Looking back on my drinking days, there are several things that I was missing that kept me where I was. In my self-reliance I was missing God, true connectivity with others, the ability to follow through, self-love and respect, and ultimately my purpose for being. Without purpose, what was the point following through? Without purpose, what was the point of trying to better myself? Without purpose, what did I have to offer other people in relationships? Without purpose, why believe in a God who would place an empty shell of a being on his good earth? … In my mind I had absolutely nothing to offer, nothing to believe in, and no reason to better myself, because I didn’t see myself as worthy or a good investment.
Purpose came to me slowly through the program of AA, in a beautiful sneaky way where I didn’t even know it was happening. At first, my purpose was to do my part in treatment- to participate, heal, and better myself so that I could be safe out in the world. When I was reintroduced to the real world, my purpose was to greet people at the doors of meetings, to make coffee, to be there for people who had less time than me, to be a good daughter and sister, to be a good employee as a dog-washer at PetSmart, and to clean a yoga studio in exchange for yoga classes. I didn’t have a car or much money, but I had purpose- the smallest things helped me to rise above my darkened past. I had goals with purpose behind them- giving me the ability and strength to follow through for once in my life. Those purposeful opportunities snowballed into larger ones.

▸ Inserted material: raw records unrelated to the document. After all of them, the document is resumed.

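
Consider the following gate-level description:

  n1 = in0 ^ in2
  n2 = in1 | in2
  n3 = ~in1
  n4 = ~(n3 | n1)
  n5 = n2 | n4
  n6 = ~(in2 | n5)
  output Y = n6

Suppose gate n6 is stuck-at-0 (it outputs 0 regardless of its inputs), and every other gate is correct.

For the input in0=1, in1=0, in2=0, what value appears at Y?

0

Propagate with n6 forced: n1=1, n2=0, n3=1, n4=0, n5=0, n6=0 [stuck-at-0].
So Y = 0. (Without the fault it would be 1.)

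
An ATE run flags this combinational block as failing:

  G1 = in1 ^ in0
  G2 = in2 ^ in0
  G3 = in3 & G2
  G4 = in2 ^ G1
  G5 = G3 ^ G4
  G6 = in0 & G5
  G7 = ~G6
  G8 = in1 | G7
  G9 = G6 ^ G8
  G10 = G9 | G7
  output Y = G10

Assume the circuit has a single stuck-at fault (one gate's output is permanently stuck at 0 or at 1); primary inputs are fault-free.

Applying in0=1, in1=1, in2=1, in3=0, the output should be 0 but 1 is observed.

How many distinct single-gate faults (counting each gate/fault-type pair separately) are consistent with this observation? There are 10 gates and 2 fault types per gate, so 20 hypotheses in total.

Fault-free: G1=0, G2=0, G3=0, G4=1, G5=1, G6=1, G7=0, G8=1, G9=0, G10=0 → 0. Observed 1.
  G1: stuck-at-1 ✓; others ✗
  G2: none of the 2 fault types match ✗
  G3: stuck-at-1 ✓; others ✗
  G4: stuck-at-0 ✓; others ✗
  G5: stuck-at-0 ✓; others ✗
  G6: stuck-at-0 ✓; others ✗
  G7: stuck-at-1 ✓; others ✗
  G8: stuck-at-0 ✓; others ✗
  G9: stuck-at-1 ✓; others ✗
  G10: stuck-at-1 ✓; others ✗
Consistent faults: {G1 stuck-at-1, G3 stuck-at-1, G4 stuck-at-0, G5 stuck-at-0, G6 stuck-at-0, G7 stuck-at-1, G8 stuck-at-0, G9 stuck-at-1, G10 stuck-at-1} — 9 in all.

9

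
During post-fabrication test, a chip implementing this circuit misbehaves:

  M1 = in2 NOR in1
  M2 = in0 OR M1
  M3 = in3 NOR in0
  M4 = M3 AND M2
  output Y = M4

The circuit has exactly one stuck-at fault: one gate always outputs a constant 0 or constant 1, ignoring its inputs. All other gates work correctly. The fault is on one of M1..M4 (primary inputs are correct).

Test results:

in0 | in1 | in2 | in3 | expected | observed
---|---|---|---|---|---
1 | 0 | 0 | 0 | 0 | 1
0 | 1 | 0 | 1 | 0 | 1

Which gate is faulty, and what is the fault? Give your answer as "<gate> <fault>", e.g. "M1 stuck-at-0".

Fault-free values for test 1 (in0=1, in1=0, in2=0, in3=0): M1=1, M2=1, M3=0, M4=0, giving Y=0. Observed 1.
Test 1: faults giving observed 1 are {M3 stuck-at-1, M4 stuck-at-1}.
Test 2 (in0=0, in1=1, in2=0, in3=1): fault-free M1=0, M2=0, M3=0, M4=0 → 0; observed 1. Eliminates M3 stuck-at-1.
Only M4 stuck-at-1 is consistent with every test.

M4 stuck-at-1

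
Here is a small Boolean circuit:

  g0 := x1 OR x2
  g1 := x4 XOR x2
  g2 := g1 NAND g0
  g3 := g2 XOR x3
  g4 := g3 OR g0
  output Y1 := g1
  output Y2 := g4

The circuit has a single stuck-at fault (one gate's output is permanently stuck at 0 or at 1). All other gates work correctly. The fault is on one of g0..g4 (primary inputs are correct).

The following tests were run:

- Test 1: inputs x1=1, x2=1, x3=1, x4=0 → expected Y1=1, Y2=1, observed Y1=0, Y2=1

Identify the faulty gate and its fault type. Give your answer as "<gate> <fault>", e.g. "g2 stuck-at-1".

Fault-free values for test 1 (x1=1, x2=1, x3=1, x4=0): g0=1, g1=1, g2=0, g3=1, g4=1, giving Y1=1, Y2=1. Observed Y1=0, Y2=1.
Test 1: faults giving observed Y1=0, Y2=1 are {g1 stuck-at-0}.
Only g1 stuck-at-0 is consistent with every test.

g1 stuck-at-0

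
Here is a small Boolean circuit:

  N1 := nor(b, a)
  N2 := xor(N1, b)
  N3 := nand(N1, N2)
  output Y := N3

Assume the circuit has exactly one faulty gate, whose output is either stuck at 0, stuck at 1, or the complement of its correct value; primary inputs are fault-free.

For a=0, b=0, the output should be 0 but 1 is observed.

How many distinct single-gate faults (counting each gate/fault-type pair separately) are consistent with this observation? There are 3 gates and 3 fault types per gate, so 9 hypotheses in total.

6

Fault-free: N1=1, N2=1, N3=0 → 0. Observed 1.
  N1 stuck-at-0: output 1 ✓
  N1 stuck-at-1: output 0 ✗
  N1 inverted output: output 1 ✓
  N2 stuck-at-0: output 1 ✓
  N2 stuck-at-1: output 0 ✗
  N2 inverted output: output 1 ✓
  N3 stuck-at-0: output 0 ✗
  N3 stuck-at-1: output 1 ✓
  N3 inverted output: output 1 ✓
Consistent faults: {N1 stuck-at-0, N1 inverted output, N2 stuck-at-0, N2 inverted output, N3 stuck-at-1, N3 inverted output} — 6 in all.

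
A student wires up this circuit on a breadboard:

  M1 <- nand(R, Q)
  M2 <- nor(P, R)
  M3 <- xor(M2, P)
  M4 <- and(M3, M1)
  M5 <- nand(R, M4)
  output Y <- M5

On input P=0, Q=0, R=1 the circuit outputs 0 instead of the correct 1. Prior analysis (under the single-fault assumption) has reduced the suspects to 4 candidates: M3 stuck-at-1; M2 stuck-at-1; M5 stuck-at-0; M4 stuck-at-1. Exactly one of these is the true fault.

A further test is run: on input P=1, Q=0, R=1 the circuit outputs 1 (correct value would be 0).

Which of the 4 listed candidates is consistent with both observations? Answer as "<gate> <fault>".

M2 stuck-at-1

Evaluate each candidate on input P=1, Q=0, R=1:
  M3 stuck-at-1: M1=1, M2=0, M3=1 [stuck-at-1], M4=1, M5=0 → 0 — eliminated
  M2 stuck-at-1: M1=1, M2=1 [stuck-at-1], M3=0, M4=0, M5=1 → 1 — matches
  M5 stuck-at-0: M1=1, M2=0, M3=1, M4=1, M5=0 [stuck-at-0] → 0 — eliminated
  M4 stuck-at-1: M1=1, M2=0, M3=1, M4=1 [stuck-at-1], M5=0 → 0 — eliminated
Only M2 stuck-at-1 reproduces the observed 1.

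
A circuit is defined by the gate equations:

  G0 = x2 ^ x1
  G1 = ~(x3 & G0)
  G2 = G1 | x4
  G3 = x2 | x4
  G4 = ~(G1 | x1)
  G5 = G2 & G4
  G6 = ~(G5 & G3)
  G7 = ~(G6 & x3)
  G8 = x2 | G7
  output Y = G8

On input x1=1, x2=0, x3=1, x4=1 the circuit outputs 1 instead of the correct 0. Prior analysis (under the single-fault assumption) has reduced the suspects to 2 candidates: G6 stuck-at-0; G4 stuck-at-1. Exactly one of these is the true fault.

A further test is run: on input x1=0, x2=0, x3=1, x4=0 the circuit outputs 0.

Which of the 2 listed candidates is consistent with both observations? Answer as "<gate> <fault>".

Evaluate each candidate on input x1=0, x2=0, x3=1, x4=0:
  G6 stuck-at-0: G0=0, G1=1, G2=1, G3=0, G4=0, G5=0, G6=0 [stuck-at-0], G7=1, G8=1 → 1 — eliminated
  G4 stuck-at-1: G0=0, G1=1, G2=1, G3=0, G4=1 [stuck-at-1], G5=1, G6=1, G7=0, G8=0 → 0 — matches
Only G4 stuck-at-1 reproduces the observed 0.

G4 stuck-at-1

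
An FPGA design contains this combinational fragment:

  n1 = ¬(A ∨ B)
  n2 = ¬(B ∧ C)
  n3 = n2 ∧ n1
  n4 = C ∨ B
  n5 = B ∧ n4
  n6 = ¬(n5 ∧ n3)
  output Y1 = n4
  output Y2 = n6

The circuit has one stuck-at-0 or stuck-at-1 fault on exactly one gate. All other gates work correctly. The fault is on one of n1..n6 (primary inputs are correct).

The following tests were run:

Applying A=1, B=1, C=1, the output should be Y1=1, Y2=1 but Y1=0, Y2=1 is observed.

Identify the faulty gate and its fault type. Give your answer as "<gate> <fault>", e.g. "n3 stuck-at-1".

Fault-free values for test 1 (A=1, B=1, C=1): n1=0, n2=0, n3=0, n4=1, n5=1, n6=1, giving Y1=1, Y2=1. Observed Y1=0, Y2=1.
Test 1: faults giving observed Y1=0, Y2=1 are {n4 stuck-at-0}.
Only n4 stuck-at-0 is consistent with every test.

n4 stuck-at-0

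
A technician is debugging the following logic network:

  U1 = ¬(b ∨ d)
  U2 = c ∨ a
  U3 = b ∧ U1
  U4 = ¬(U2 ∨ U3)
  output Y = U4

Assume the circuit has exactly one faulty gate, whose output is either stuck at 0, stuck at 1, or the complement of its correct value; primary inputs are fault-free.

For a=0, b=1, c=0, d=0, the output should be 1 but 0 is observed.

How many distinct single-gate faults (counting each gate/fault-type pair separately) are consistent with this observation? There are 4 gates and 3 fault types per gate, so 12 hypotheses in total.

8

Fault-free: U1=0, U2=0, U3=0, U4=1 → 1. Observed 0.
  U1 stuck-at-0: output 1 ✗
  U1 stuck-at-1: output 0 ✓
  U1 inverted output: output 0 ✓
  U2 stuck-at-0: output 1 ✗
  U2 stuck-at-1: output 0 ✓
  U2 inverted output: output 0 ✓
  U3 stuck-at-0: output 1 ✗
  U3 stuck-at-1: output 0 ✓
  U3 inverted output: output 0 ✓
  U4 stuck-at-0: output 0 ✓
  U4 stuck-at-1: output 1 ✗
  U4 inverted output: output 0 ✓
Consistent faults: {U1 stuck-at-1, U1 inverted output, U2 stuck-at-1, U2 inverted output, U3 stuck-at-1, U3 inverted output, U4 stuck-at-0, U4 inverted output} — 8 in all.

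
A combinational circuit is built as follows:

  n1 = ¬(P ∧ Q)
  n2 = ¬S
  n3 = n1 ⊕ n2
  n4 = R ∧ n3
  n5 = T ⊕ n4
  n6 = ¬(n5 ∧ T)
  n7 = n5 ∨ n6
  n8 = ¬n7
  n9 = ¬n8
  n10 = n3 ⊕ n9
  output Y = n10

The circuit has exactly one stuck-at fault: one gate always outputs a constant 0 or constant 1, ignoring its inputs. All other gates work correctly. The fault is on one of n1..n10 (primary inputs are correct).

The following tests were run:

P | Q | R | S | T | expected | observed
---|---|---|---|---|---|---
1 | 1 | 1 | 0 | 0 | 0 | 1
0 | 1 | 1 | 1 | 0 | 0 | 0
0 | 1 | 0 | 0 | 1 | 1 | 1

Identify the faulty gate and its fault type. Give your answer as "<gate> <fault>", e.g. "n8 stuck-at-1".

Fault-free values for test 1 (P=1, Q=1, R=1, S=0, T=0): n1=0, n2=1, n3=1, n4=1, n5=1, n6=1, n7=1, n8=0, n9=1, n10=0, giving Y=0. Observed 1.
Test 1: faults giving observed 1 are {n1 stuck-at-1, n2 stuck-at-0, n3 stuck-at-0, n7 stuck-at-0, n8 stuck-at-1, n9 stuck-at-0, n10 stuck-at-1}.
Test 2 (P=0, Q=1, R=1, S=1, T=0): fault-free n1=1, n2=0, n3=1, n4=1, n5=1, n6=1, n7=1, n8=0, n9=1, n10=0 → 0; observed 0. Eliminates n3 stuck-at-0, n7 stuck-at-0, n8 stuck-at-1, n9 stuck-at-0, n10 stuck-at-1.
Test 3 (P=0, Q=1, R=0, S=0, T=1): fault-free n1=1, n2=1, n3=0, n4=0, n5=1, n6=0, n7=1, n8=0, n9=1, n10=1 → 1; observed 1. Eliminates n2 stuck-at-0.
Only n1 stuck-at-1 is consistent with every test.

n1 stuck-at-1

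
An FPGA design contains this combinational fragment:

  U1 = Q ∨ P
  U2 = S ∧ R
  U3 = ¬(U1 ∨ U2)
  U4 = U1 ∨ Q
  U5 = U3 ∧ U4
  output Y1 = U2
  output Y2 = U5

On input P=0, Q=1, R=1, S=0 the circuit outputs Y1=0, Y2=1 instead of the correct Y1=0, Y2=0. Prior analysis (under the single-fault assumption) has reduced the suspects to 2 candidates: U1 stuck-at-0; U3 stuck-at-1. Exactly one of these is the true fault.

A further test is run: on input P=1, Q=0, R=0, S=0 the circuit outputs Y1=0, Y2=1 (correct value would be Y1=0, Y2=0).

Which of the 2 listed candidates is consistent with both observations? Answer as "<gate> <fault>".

U3 stuck-at-1

Evaluate each candidate on input P=1, Q=0, R=0, S=0:
  U1 stuck-at-0: U1=0 [stuck-at-0], U2=0, U3=1, U4=0, U5=0 → Y1=0, Y2=0 — eliminated
  U3 stuck-at-1: U1=1, U2=0, U3=1 [stuck-at-1], U4=1, U5=1 → Y1=0, Y2=1 — matches
Only U3 stuck-at-1 reproduces the observed Y1=0, Y2=1.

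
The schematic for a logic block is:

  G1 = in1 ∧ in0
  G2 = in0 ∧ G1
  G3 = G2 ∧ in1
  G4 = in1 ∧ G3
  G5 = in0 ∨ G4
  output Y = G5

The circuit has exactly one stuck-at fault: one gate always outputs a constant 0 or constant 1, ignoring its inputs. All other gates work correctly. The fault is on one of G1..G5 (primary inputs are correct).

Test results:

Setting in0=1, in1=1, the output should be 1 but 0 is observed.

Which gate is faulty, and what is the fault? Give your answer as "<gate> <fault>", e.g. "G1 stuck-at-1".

G5 stuck-at-0

Fault-free values for test 1 (in0=1, in1=1): G1=1, G2=1, G3=1, G4=1, G5=1, giving Y=1. Observed 0.
Test 1: faults giving observed 0 are {G5 stuck-at-0}.
Only G5 stuck-at-0 is consistent with every test.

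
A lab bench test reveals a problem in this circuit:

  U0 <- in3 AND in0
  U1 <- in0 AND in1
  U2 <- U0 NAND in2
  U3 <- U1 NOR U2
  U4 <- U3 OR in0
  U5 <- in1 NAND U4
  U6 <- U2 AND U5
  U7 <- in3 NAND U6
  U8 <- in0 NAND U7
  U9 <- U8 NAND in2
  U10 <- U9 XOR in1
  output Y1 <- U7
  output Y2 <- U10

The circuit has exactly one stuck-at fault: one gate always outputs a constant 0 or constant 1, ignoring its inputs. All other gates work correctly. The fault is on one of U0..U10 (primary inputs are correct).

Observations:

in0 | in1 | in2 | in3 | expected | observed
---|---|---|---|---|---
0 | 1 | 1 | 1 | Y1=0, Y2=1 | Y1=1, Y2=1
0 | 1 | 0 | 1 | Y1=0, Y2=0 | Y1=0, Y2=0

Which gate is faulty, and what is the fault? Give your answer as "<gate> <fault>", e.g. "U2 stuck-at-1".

Fault-free values for test 1 (in0=0, in1=1, in2=1, in3=1): U0=0, U1=0, U2=1, U3=0, U4=0, U5=1, U6=1, U7=0, U8=1, U9=0, U10=1, giving Y1=0, Y2=1. Observed Y1=1, Y2=1.
Test 1: faults giving observed Y1=1, Y2=1 are {U0 stuck-at-1, U2 stuck-at-0, U3 stuck-at-1, U4 stuck-at-1, U5 stuck-at-0, U6 stuck-at-0, U7 stuck-at-1}.
Test 2 (in0=0, in1=1, in2=0, in3=1): fault-free U0=0, U1=0, U2=1, U3=0, U4=0, U5=1, U6=1, U7=0, U8=1, U9=1, U10=0 → Y1=0, Y2=0; observed Y1=0, Y2=0. Eliminates U2 stuck-at-0, U3 stuck-at-1, U4 stuck-at-1, U5 stuck-at-0, U6 stuck-at-0, U7 stuck-at-1.
Only U0 stuck-at-1 is consistent with every test.

U0 stuck-at-1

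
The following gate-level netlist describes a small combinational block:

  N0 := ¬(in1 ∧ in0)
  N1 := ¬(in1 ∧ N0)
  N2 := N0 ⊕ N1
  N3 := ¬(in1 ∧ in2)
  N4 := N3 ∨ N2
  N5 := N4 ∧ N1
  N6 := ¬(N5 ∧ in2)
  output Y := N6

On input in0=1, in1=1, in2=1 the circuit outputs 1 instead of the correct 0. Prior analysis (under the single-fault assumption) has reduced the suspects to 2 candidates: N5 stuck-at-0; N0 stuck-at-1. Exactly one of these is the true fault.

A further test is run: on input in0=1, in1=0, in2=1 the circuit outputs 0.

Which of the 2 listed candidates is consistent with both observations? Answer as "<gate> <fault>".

Evaluate each candidate on input in0=1, in1=0, in2=1:
  N5 stuck-at-0: N0=1, N1=1, N2=0, N3=1, N4=1, N5=0 [stuck-at-0], N6=1 → 1 — eliminated
  N0 stuck-at-1: N0=1 [stuck-at-1], N1=1, N2=0, N3=1, N4=1, N5=1, N6=0 → 0 — matches
Only N0 stuck-at-1 reproduces the observed 0.

N0 stuck-at-1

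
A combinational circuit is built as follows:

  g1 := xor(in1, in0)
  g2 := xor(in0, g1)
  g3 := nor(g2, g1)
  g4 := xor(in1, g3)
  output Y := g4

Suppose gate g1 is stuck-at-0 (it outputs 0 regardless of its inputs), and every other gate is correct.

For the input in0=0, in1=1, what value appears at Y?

Propagate with g1 forced: g1=0 [stuck-at-0], g2=0, g3=1, g4=0.
So Y = 0. (Without the fault it would be 1.)

0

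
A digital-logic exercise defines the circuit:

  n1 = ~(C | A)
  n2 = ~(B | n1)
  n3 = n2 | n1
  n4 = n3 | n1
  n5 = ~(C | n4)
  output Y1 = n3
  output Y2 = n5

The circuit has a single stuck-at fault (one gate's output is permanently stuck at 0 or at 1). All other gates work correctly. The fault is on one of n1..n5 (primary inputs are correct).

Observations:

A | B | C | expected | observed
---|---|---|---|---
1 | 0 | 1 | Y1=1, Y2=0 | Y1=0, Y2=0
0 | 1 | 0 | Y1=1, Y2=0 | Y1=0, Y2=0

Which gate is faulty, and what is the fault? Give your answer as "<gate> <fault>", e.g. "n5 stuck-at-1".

n3 stuck-at-0

Fault-free values for test 1 (A=1, B=0, C=1): n1=0, n2=1, n3=1, n4=1, n5=0, giving Y1=1, Y2=0. Observed Y1=0, Y2=0.
Test 1: faults giving observed Y1=0, Y2=0 are {n2 stuck-at-0, n3 stuck-at-0}.
Test 2 (A=0, B=1, C=0): fault-free n1=1, n2=0, n3=1, n4=1, n5=0 → Y1=1, Y2=0; observed Y1=0, Y2=0. Eliminates n2 stuck-at-0.
Only n3 stuck-at-0 is consistent with every test.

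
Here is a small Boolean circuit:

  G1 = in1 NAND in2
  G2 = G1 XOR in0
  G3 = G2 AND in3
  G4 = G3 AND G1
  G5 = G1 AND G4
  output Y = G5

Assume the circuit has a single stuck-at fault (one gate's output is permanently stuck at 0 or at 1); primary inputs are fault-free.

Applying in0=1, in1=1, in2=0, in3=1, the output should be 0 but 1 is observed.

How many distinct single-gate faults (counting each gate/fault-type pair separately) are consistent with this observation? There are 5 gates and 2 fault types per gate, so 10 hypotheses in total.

Fault-free: G1=1, G2=0, G3=0, G4=0, G5=0 → 0. Observed 1.
  G1 stuck-at-0: output 0 ✗
  G1 stuck-at-1: output 0 ✗
  G2 stuck-at-0: output 0 ✗
  G2 stuck-at-1: output 1 ✓
  G3 stuck-at-0: output 0 ✗
  G3 stuck-at-1: output 1 ✓
  G4 stuck-at-0: output 0 ✗
  G4 stuck-at-1: output 1 ✓
  G5 stuck-at-0: output 0 ✗
  G5 stuck-at-1: output 1 ✓
Consistent faults: {G2 stuck-at-1, G3 stuck-at-1, G4 stuck-at-1, G5 stuck-at-1} — 4 in all.

4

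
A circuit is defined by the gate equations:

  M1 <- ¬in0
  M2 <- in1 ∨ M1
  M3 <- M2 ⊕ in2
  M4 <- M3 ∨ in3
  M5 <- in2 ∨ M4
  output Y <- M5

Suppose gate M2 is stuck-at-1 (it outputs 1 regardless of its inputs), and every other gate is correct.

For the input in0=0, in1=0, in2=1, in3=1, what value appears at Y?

1

Propagate with M2 forced: M1=1, M2=1 [stuck-at-1], M3=0, M4=1, M5=1.
So Y = 1. (Same as the fault-free value — the fault is masked on this input.)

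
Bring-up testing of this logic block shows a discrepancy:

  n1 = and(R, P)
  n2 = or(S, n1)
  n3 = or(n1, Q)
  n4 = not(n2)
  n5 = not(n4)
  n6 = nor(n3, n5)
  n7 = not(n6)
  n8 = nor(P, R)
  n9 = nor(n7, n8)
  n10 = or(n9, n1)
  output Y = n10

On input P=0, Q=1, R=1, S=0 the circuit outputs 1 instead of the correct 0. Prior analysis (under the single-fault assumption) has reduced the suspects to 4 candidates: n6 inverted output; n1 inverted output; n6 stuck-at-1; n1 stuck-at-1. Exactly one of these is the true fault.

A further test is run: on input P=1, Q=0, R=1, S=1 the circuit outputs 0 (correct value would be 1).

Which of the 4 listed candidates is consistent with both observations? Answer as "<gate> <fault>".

n1 inverted output

Evaluate each candidate on input P=1, Q=0, R=1, S=1:
  n6 inverted output: n1=1, n2=1, n3=1, n4=0, n5=1, n6=1 [inverted output], n7=0, n8=0, n9=1, n10=1 → 1 — eliminated
  n1 inverted output: n1=0 [inverted output], n2=1, n3=0, n4=0, n5=1, n6=0, n7=1, n8=0, n9=0, n10=0 → 0 — matches
  n6 stuck-at-1: n1=1, n2=1, n3=1, n4=0, n5=1, n6=1 [stuck-at-1], n7=0, n8=0, n9=1, n10=1 → 1 — eliminated
  n1 stuck-at-1: n1=1 [stuck-at-1], n2=1, n3=1, n4=0, n5=1, n6=0, n7=1, n8=0, n9=0, n10=1 → 1 — eliminated
Only n1 inverted output reproduces the observed 0.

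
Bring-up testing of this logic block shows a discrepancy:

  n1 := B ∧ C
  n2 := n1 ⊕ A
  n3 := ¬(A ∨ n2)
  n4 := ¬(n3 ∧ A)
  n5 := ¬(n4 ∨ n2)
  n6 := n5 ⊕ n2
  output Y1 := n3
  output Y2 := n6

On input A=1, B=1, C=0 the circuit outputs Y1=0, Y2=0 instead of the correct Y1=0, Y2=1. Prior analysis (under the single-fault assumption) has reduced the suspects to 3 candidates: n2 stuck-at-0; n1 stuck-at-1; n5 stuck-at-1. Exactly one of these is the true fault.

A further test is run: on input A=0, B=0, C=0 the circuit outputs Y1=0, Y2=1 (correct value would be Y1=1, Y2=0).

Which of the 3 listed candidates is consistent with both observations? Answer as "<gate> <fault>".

Evaluate each candidate on input A=0, B=0, C=0:
  n2 stuck-at-0: n1=0, n2=0 [stuck-at-0], n3=1, n4=1, n5=0, n6=0 → Y1=1, Y2=0 — eliminated
  n1 stuck-at-1: n1=1 [stuck-at-1], n2=1, n3=0, n4=1, n5=0, n6=1 → Y1=0, Y2=1 — matches
  n5 stuck-at-1: n1=0, n2=0, n3=1, n4=1, n5=1 [stuck-at-1], n6=1 → Y1=1, Y2=1 — eliminated
Only n1 stuck-at-1 reproduces the observed Y1=0, Y2=1.

n1 stuck-at-1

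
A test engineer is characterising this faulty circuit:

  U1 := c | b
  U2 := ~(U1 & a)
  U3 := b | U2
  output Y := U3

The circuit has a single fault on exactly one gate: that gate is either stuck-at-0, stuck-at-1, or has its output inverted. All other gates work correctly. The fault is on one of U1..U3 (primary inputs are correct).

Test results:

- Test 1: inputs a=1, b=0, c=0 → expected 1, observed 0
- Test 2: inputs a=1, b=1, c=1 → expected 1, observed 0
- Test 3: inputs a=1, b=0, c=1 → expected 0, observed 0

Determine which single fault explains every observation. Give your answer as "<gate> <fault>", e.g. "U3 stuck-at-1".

U3 stuck-at-0

Fault-free values for test 1 (a=1, b=0, c=0): U1=0, U2=1, U3=1, giving Y=1. Observed 0.
Test 1: faults giving observed 0 are {U1 stuck-at-1, U1 inverted output, U2 stuck-at-0, U2 inverted output, U3 stuck-at-0, U3 inverted output}.
Test 2 (a=1, b=1, c=1): fault-free U1=1, U2=0, U3=1 → 1; observed 0. Eliminates U1 stuck-at-1, U1 inverted output, U2 stuck-at-0, U2 inverted output.
Test 3 (a=1, b=0, c=1): fault-free U1=1, U2=0, U3=0 → 0; observed 0. Eliminates U3 inverted output.
Only U3 stuck-at-0 is consistent with every test.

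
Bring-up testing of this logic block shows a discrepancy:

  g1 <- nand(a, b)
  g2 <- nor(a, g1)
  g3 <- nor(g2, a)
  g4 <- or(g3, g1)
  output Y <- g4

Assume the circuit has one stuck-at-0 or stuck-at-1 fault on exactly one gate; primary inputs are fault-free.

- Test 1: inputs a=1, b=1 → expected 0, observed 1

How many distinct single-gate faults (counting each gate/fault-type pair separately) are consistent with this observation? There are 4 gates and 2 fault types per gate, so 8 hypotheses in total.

3

Fault-free: g1=0, g2=0, g3=0, g4=0 → 0. Observed 1.
  g1 stuck-at-0: output 0 ✗
  g1 stuck-at-1: output 1 ✓
  g2 stuck-at-0: output 0 ✗
  g2 stuck-at-1: output 0 ✗
  g3 stuck-at-0: output 0 ✗
  g3 stuck-at-1: output 1 ✓
  g4 stuck-at-0: output 0 ✗
  g4 stuck-at-1: output 1 ✓
Consistent faults: {g1 stuck-at-1, g3 stuck-at-1, g4 stuck-at-1} — 3 in all.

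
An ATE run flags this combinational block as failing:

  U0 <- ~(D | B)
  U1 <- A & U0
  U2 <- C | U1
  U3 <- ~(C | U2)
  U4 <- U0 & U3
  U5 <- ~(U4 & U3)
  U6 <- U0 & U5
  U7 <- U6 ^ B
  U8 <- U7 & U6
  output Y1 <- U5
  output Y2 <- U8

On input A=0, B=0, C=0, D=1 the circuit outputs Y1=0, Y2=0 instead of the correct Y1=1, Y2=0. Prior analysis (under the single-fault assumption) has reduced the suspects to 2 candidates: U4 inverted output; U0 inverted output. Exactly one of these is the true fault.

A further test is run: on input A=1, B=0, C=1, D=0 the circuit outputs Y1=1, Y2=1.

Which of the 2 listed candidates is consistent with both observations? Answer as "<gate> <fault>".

U4 inverted output

Evaluate each candidate on input A=1, B=0, C=1, D=0:
  U4 inverted output: U0=1, U1=1, U2=1, U3=0, U4=1 [inverted output], U5=1, U6=1, U7=1, U8=1 → Y1=1, Y2=1 — matches
  U0 inverted output: U0=0 [inverted output], U1=0, U2=1, U3=0, U4=0, U5=1, U6=0, U7=0, U8=0 → Y1=1, Y2=0 — eliminated
Only U4 inverted output reproduces the observed Y1=1, Y2=1.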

Through my service work at a yoga studio, I attained a scholarship to become a yoga teacher and began teaching in treatment centers and for the Sherriff’s Department, offering peace and serenity to others when in the past I was only capable of taking peace and serenity away. I ran a business for 7 years that was based on the principles of recovery. Eventually, I became a nurse, and my journey continues in school as I am working toward my Masters Degree. Recently, becoming a mother has added a whole new wonderful and complicated layer of purpose… in every aspect of my life I can find purpose buried underneath the surface, whereas before I was existing with no destination or reason in sight in the journey. Now, the darkness of being an alcoholic has meaning and huge purpose in my life – out of the flames I arose into who I became, and I can proudly say that I am a recovering alcoholic, one day at a time.
Purpose doesn’t have to be singular. It can change from moment to moment. I feel that by being present in every moment, that a purpose can be found, whether it be working hard toward a goal, doing my best to be a good nurse, taking a self-care break, hitting a meeting, working with a sponsee, or feeding my kid some spaghetti and finding joy in the mess… it all matters to build a balance in a happy and content life.